When you take your kids to the Blue Hills, you are giving them more than just some fresh air and a beautiful view! According to Blue Hills A-Live guest, Kelly Majmudar, bringing young children into nature offers many benefits beyond the sights and sounds.
Kelly writes the blog Wike Baby and has always enjoyed the outdoors, participating in programs like “Nature and Me” with her elementary school class as well as bringing friends along for hikes up Great Blue Hill and she shares with us some of the ways your children will grow positively from being in nature and outdoors. Watch the full video here! And come April, you can bring your tots to the Peek a Blue Hikes, bi-weekly hikes that meet at Houghton’s Pond.
Peace and calm
One major benefit is that nature brings feelings of peacefulness and calming energy. “When my daughter was born, she was really fussy and colicky and I needed to get out of the house for myself. I found that she really calmed down a lot when we were outside” Kelly shares. She even cites research suggesting that children with ADHD benefit from time spent outside, in which more time spent in nature is associated with higher levels of concentration (Taylor & Kuo, 2009).
Children who spend more time outside have better physical fitness and health.
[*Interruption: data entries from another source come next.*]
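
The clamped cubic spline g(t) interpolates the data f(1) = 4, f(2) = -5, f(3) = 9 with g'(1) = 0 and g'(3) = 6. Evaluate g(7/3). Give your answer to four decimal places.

With m_i denoting the second derivative at x_i, h_i = 1, 1, and Δ_i = (y_(i+1) − y_i)/h_i = -9, 14:
  1·m_0 + 4·m_1 + 1·m_2 = 6(Δ_1 - Δ_0) = 138
Clamped end conditions give two more equations: 2h_0·m_0 + h_0·m_1 = 6(Δ_0 - g'(1)) = -54 and h_1·m_1 + 2h_1·m_2 = 6(g'(3) - Δ_1) = -48.
Solving: m_0 = -117/2, m_1 = 63, m_2 = -111/2.
On [2, 3], g(t) = -5 + 9/4·(t - 2) + 63/2·(t - 2)² - 79/4·(t - 2)³.
With (t - 2) = 1/3: g(7/3) = -40/27.

-1.4815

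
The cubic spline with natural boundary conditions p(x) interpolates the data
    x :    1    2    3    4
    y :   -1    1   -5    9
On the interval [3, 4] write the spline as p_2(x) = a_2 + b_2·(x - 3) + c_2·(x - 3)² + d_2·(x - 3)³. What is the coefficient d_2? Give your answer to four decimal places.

Put σ_i = p'' at the i-th knot. Here h = (1, 1, 1) and Δ = (2, -6, 14), so the interior equations h_(i-1)·σ_(i-1) + 2(h_(i-1)+h_i)·σ_i + h_i·σ_(i+1) = 6(Δ_i − Δ_(i-1)) read
  1·σ_0 + 4·σ_1 + 1·σ_2 = 6(Δ_1 - Δ_0) = -48
  1·σ_1 + 4·σ_2 + 1·σ_3 = 6(Δ_2 - Δ_1) = 120
Natural end conditions: σ_0 = σ_3 = 0.
Solving: σ_0 = 0, σ_1 = -104/5, σ_2 = 176/5, σ_3 = 0.
On [3, 4], with p_2(x) = a_2 + b_2·(x - 3) + c_2·(x - 3)² + d_2·(x - 3)³: c_2 = σ_2/2 = 88/5, d_2 = (σ_3 - σ_2)/(6h_2) = -88/15, b_2 = Δ_2 - h_2(2σ_2 + σ_3)/6 = 34/15.

-5.8667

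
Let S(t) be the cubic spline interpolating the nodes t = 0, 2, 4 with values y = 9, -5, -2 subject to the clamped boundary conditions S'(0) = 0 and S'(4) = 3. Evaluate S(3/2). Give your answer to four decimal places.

-1.4414

With M_i denoting the second derivative at x_i, h_i = 2, 2, and Δ_i = (y_(i+1) − y_i)/h_i = -7, 3/2:
  2·M_0 + 8·M_1 + 2·M_2 = 6(Δ_1 - Δ_0) = 51
Clamped end conditions give two more equations: 2h_0·M_0 + h_0·M_1 = 6(Δ_0 - S'(0)) = -42 and h_1·M_1 + 2h_1·M_2 = 6(S'(4) - Δ_1) = 9.
Forward elimination and back-substitution give M_0 = -129/8, M_1 = 45/4, M_2 = -27/8.
On [0, 2], S(t) = 9 + 0·t - 129/16·t² + 73/32·t³.
With t = 3/2: S(3/2) = -369/256.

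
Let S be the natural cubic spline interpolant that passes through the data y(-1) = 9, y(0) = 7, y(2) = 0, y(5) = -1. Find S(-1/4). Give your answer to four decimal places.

Write m_i for S''(x_i). With h_i = 1, 2, 3 and divided differences Δ_i = -2, -7/2, -1/3, the continuity of S' gives the tridiagonal system
  1·m_0 + 6·m_1 + 2·m_2 = 6(Δ_1 - Δ_0) = -9
  2·m_1 + 10·m_2 + 3·m_3 = 6(Δ_2 - Δ_1) = 19
Natural end conditions: m_0 = m_3 = 0.
Hence m_0 = 0, m_1 = -16/7, m_2 = 33/14, m_3 = 0.
On [-1, 0], S(t) = 9 - 34/21·(t + 1) + 0·(t + 1)² - 8/21·(t + 1)³.
With (t + 1) = 3/4: S(-1/4) = 61/8.

7.6250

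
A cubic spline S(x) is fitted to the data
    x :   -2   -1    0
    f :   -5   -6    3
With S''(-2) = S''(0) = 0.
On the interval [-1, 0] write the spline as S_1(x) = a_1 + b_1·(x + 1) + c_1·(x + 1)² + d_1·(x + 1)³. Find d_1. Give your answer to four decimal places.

Put σ_i = S'' at the i-th knot. Here h = (1, 1) and Δ = (-1, 9), so the interior equations h_(i-1)·σ_(i-1) + 2(h_(i-1)+h_i)·σ_i + h_i·σ_(i+1) = 6(Δ_i − Δ_(i-1)) read
  1·σ_0 + 4·σ_1 + 1·σ_2 = 6(Δ_1 - Δ_0) = 60
Natural end conditions: σ_0 = σ_2 = 0.
Solving: σ_0 = 0, σ_1 = 15, σ_2 = 0.
On [-1, 0], with S_1(x) = a_1 + b_1·(x + 1) + c_1·(x + 1)² + d_1·(x + 1)³: c_1 = σ_1/2 = 15/2, d_1 = (σ_2 - σ_1)/(6h_1) = -5/2, b_1 = Δ_1 - h_1(2σ_1 + σ_2)/6 = 4.

-2.5000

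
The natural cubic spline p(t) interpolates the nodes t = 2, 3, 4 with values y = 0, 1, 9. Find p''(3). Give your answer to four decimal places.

Put m_i = p'' at the i-th knot. Here h = (1, 1) and Δ = (1, 8), so the interior equations h_(i-1)·m_(i-1) + 2(h_(i-1)+h_i)·m_i + h_i·m_(i+1) = 6(Δ_i − Δ_(i-1)) read
  1·m_0 + 4·m_1 + 1·m_2 = 6(Δ_1 - Δ_0) = 42
Natural end conditions: m_0 = m_2 = 0.
Hence m_0 = 0, m_1 = 21/2, m_2 = 0.

10.5000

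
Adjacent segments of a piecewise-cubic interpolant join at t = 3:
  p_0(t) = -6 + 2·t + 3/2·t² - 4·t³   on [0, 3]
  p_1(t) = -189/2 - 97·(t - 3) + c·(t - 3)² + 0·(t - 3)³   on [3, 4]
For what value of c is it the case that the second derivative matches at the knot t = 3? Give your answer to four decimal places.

-34.5000

p_0''(t) = 3 - 24·t, so p_0''(3) = -69. On the right, p_1''(3) = 2c, so c = -69/2.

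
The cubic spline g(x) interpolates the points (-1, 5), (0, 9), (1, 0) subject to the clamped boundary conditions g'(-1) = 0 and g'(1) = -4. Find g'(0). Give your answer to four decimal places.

-2.7500

Write M_i for g''(x_i). With h_i = 1, 1 and divided differences Δ_i = 4, -9, the continuity of g' gives the tridiagonal system
  1·M_0 + 4·M_1 + 1·M_2 = 6(Δ_1 - Δ_0) = -78
Clamped end conditions give two more equations: 2h_0·M_0 + h_0·M_1 = 6(Δ_0 - g'(-1)) = 24 and h_1·M_1 + 2h_1·M_2 = 6(g'(1) - Δ_1) = 30.
Hence M_0 = 59/2, M_1 = -35, M_2 = 65/2.
On [0, 1], g'(x) = b_1 + 2c_1·x + 3d_1·x² with b_1 = Δ_1 - h_1(2M_1 + M_2)/6 = -11/4, c_1 = M_1/2 = -35/2, d_1 = (M_2 - M_1)/(6h_1) = 45/4. So g'(0) = -11/4.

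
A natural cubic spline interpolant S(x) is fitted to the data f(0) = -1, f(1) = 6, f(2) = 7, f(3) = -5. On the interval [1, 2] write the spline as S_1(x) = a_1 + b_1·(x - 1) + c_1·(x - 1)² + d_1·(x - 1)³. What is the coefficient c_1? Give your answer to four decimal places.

-2.2000

Put m_i = S'' at the i-th knot. Here h = (1, 1, 1) and Δ = (7, 1, -12), so the interior equations h_(i-1)·m_(i-1) + 2(h_(i-1)+h_i)·m_i + h_i·m_(i+1) = 6(Δ_i − Δ_(i-1)) read
  1·m_0 + 4·m_1 + 1·m_2 = 6(Δ_1 - Δ_0) = -36
  1·m_1 + 4·m_2 + 1·m_3 = 6(Δ_2 - Δ_1) = -78
Natural end conditions: m_0 = m_3 = 0.
Solving the tridiagonal system: m_0 = 0, m_1 = -22/5, m_2 = -92/5, m_3 = 0.
On [1, 2], with S_1(x) = a_1 + b_1·(x - 1) + c_1·(x - 1)² + d_1·(x - 1)³: c_1 = m_1/2 = -11/5, d_1 = (m_2 - m_1)/(6h_1) = -7/3, b_1 = Δ_1 - h_1(2m_1 + m_2)/6 = 83/15.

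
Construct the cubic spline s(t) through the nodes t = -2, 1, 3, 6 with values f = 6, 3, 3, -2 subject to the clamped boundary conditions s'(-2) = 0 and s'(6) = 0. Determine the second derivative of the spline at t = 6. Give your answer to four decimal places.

2.7326

Write M_i for s''(x_i). With h_i = 3, 2, 3 and divided differences Δ_i = -1, 0, -5/3, the continuity of s' gives the tridiagonal system
  3·M_0 + 10·M_1 + 2·M_2 = 6(Δ_1 - Δ_0) = 6
  2·M_1 + 10·M_2 + 3·M_3 = 6(Δ_2 - Δ_1) = -10
Clamped end conditions give two more equations: 2h_0·M_0 + h_0·M_1 = 6(Δ_0 - s'(-2)) = -6 and h_2·M_2 + 2h_2·M_3 = 6(s'(6) - Δ_2) = 10.
Forward elimination and back-substitution give M_0 = -162/91, M_1 = 142/91, M_2 = -194/91, M_3 = 746/273.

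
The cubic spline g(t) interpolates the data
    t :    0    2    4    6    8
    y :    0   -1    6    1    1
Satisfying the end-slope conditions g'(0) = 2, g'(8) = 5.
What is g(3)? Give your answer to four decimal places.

Let σ_i = g''(x_i). Step sizes h_i = 2, 2, 2, 2; slopes of the chords Δ_i = (y_(i+1) - y_i)/h_i = -1/2, 7/2, -5/2, 0.
  2·σ_0 + 8·σ_1 + 2·σ_2 = 6(Δ_1 - Δ_0) = 24
  2·σ_1 + 8·σ_2 + 2·σ_3 = 6(Δ_2 - Δ_1) = -36
  2·σ_2 + 8·σ_3 + 2·σ_4 = 6(Δ_3 - Δ_2) = 15
Clamped end conditions give two more equations: 2h_0·σ_0 + h_0·σ_1 = 6(Δ_0 - g'(0)) = -15 and h_3·σ_3 + 2h_3·σ_4 = 6(g'(8) - Δ_3) = 30.
Hence σ_0 = -111/16, σ_1 = 51/8, σ_2 = -105/16, σ_3 = 15/8, σ_4 = 105/16.
On [2, 4], g(t) = -1 + 23/16·(t - 2) + 51/16·(t - 2)² - 69/64·(t - 2)³.
With (t - 2) = 1: g(3) = 163/64.

2.5469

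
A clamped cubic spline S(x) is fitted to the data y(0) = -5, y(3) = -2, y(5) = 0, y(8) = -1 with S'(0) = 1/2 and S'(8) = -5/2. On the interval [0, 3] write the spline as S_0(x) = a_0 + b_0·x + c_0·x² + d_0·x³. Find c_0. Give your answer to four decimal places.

With M_i denoting the second derivative at x_i, h_i = 3, 2, 3, and Δ_i = (y_(i+1) − y_i)/h_i = 1, 1, -1/3:
  3·M_0 + 10·M_1 + 2·M_2 = 6(Δ_1 - Δ_0) = 0
  2·M_1 + 10·M_2 + 3·M_3 = 6(Δ_2 - Δ_1) = -8
Clamped end conditions give two more equations: 2h_0·M_0 + h_0·M_1 = 6(Δ_0 - S'(0)) = 3 and h_2·M_2 + 2h_2·M_3 = 6(S'(8) - Δ_2) = -13.
Solving: M_0 = 4/7, M_1 = -1/7, M_2 = -1/7, M_3 = -44/21.
On [0, 3], with S_0(x) = a_0 + b_0·x + c_0·x² + d_0·x³: c_0 = M_0/2 = 2/7, d_0 = (M_1 - M_0)/(6h_0) = -5/126, b_0 = Δ_0 - h_0(2M_0 + M_1)/6 = 1/2.

0.2857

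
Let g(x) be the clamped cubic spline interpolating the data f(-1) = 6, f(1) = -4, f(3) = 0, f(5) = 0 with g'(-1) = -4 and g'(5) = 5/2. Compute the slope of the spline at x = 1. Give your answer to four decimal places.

-1.5667

With σ_i denoting the second derivative at x_i, h_i = 2, 2, 2, and Δ_i = (y_(i+1) − y_i)/h_i = -5, 2, 0:
  2·σ_0 + 8·σ_1 + 2·σ_2 = 6(Δ_1 - Δ_0) = 42
  2·σ_1 + 8·σ_2 + 2·σ_3 = 6(Δ_2 - Δ_1) = -12
Clamped end conditions give two more equations: 2h_0·σ_0 + h_0·σ_1 = 6(Δ_0 - g'(-1)) = -6 and h_2·σ_2 + 2h_2·σ_3 = 6(g'(5) - Δ_2) = 15.
Forward elimination and back-substitution give σ_0 = -163/30, σ_1 = 118/15, σ_2 = -151/30, σ_3 = 94/15.
On [1, 3], g'(x) = b_1 + 2c_1·(x - 1) + 3d_1·(x - 1)² with b_1 = Δ_1 - h_1(2σ_1 + σ_2)/6 = -47/30, c_1 = σ_1/2 = 59/15, d_1 = (σ_2 - σ_1)/(6h_1) = -43/40. So g'(1) = -47/30.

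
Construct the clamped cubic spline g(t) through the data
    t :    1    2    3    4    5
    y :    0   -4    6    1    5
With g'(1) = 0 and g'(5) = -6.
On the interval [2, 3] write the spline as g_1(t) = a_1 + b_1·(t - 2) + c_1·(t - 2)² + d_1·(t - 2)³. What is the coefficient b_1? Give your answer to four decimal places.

3.8036

Let m_i = g''(x_i). Step sizes h_i = 1, 1, 1, 1; slopes of the chords Δ_i = (y_(i+1) - y_i)/h_i = -4, 10, -5, 4.
  1·m_0 + 4·m_1 + 1·m_2 = 6(Δ_1 - Δ_0) = 84
  1·m_1 + 4·m_2 + 1·m_3 = 6(Δ_2 - Δ_1) = -90
  1·m_2 + 4·m_3 + 1·m_4 = 6(Δ_3 - Δ_2) = 54
Clamped end conditions give two more equations: 2h_0·m_0 + h_0·m_1 = 6(Δ_0 - g'(1)) = -24 and h_3·m_3 + 2h_3·m_4 = 6(g'(5) - Δ_3) = -60.
Solving: m_0 = -885/28, m_1 = 549/14, m_2 = -165/4, m_3 = 501/14, m_4 = -1341/28.
On [2, 3], with g_1(t) = a_1 + b_1·(t - 2) + c_1·(t - 2)² + d_1·(t - 2)³: c_1 = m_1/2 = 549/28, d_1 = (m_2 - m_1)/(6h_1) = -751/56, b_1 = Δ_1 - h_1(2m_1 + m_2)/6 = 213/56.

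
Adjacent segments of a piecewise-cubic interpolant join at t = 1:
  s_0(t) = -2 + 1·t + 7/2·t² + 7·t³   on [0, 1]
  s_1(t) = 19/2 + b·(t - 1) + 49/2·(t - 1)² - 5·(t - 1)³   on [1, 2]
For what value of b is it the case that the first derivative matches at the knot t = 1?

29

s_0'(t) = 1 + 7·t + 21·t², so s_0'(1) = 29. On the right, s_1'(1) = b, so b = 29.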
Spending time outdoors, with increased time in the sun, is associated with higher levels of Vitamin D. Vitamin D is essential for promoting healthy bones and boosting the immune system while also reducing risk of diabetes and cancer. Kids who are outside also tend to move more and use a variety of muscles, allowing them to burn off energy and get stronger!
Time spent in nature is associated with improved thinking skills. Children with greater exposure to nature tend to score higher on tests of concentration and self-discipline. In fact, the more time spent in nature… the better the improvement (Taylor et al. 2002; Wells, 2000). Children are also more likely to have improved awareness, observational skills, and reasoning.
Improved Social Skills
Kids who spend time outdoors have improved social skills. These children show a reduction in antisocial behaviors that can be common during early and middle childhood. For example, playing outside is related to less bullying behavior, vandalism, and littering. More time outside actually promotes positive feelings about oneself as well as a child’s peers (Moore, 1996).
Children will feel more connected to the Earth. Being connected with nature allows children to recognize their role in promoting and protecting environmental values (White, 2014). As Kelly puts it, “they’re more curious, they feel more like an identity to the Earth and we need people to care about the Earth. I feel like it’s a benefit to our global society to get our kids outside.”
Bringing children into nature has seemingly endless benefits. Are you going to plan to take your kids to the Blue Hills? Read Tips for Bringing Young Children on a Hike!
Moore, R. C. (1986). The power of nature: Orientations of girls and boys toward biotic and abiotic play settings on a reconstructed schoolyard. Children’s Environments Quarterly, 3(3), 52-69.
Taylor, A., & Kuo, F. E. (2009). Children with attention deficits concentrate better after walk in the park. Journal of attention disorders, 12(5), 402-409.
Taylor, A. F., Kuo, F. E., & Sullivan, W. C. (2002). Views of nature and self-discipline: Evidence from inner city children. Journal of environmental psychology, 22(1-2), 49-63.
Wells, N. M. (2000). At home with nature: Effects of “greenness” on children’s cognitive functioning. Environment and behavior, 32(6), 775-795.
White, R. (2004). Young children’s relationship with nature: Its importance to children’s development & the earth’s future. White Hutchinson Leisure & Learning Group, 1-9.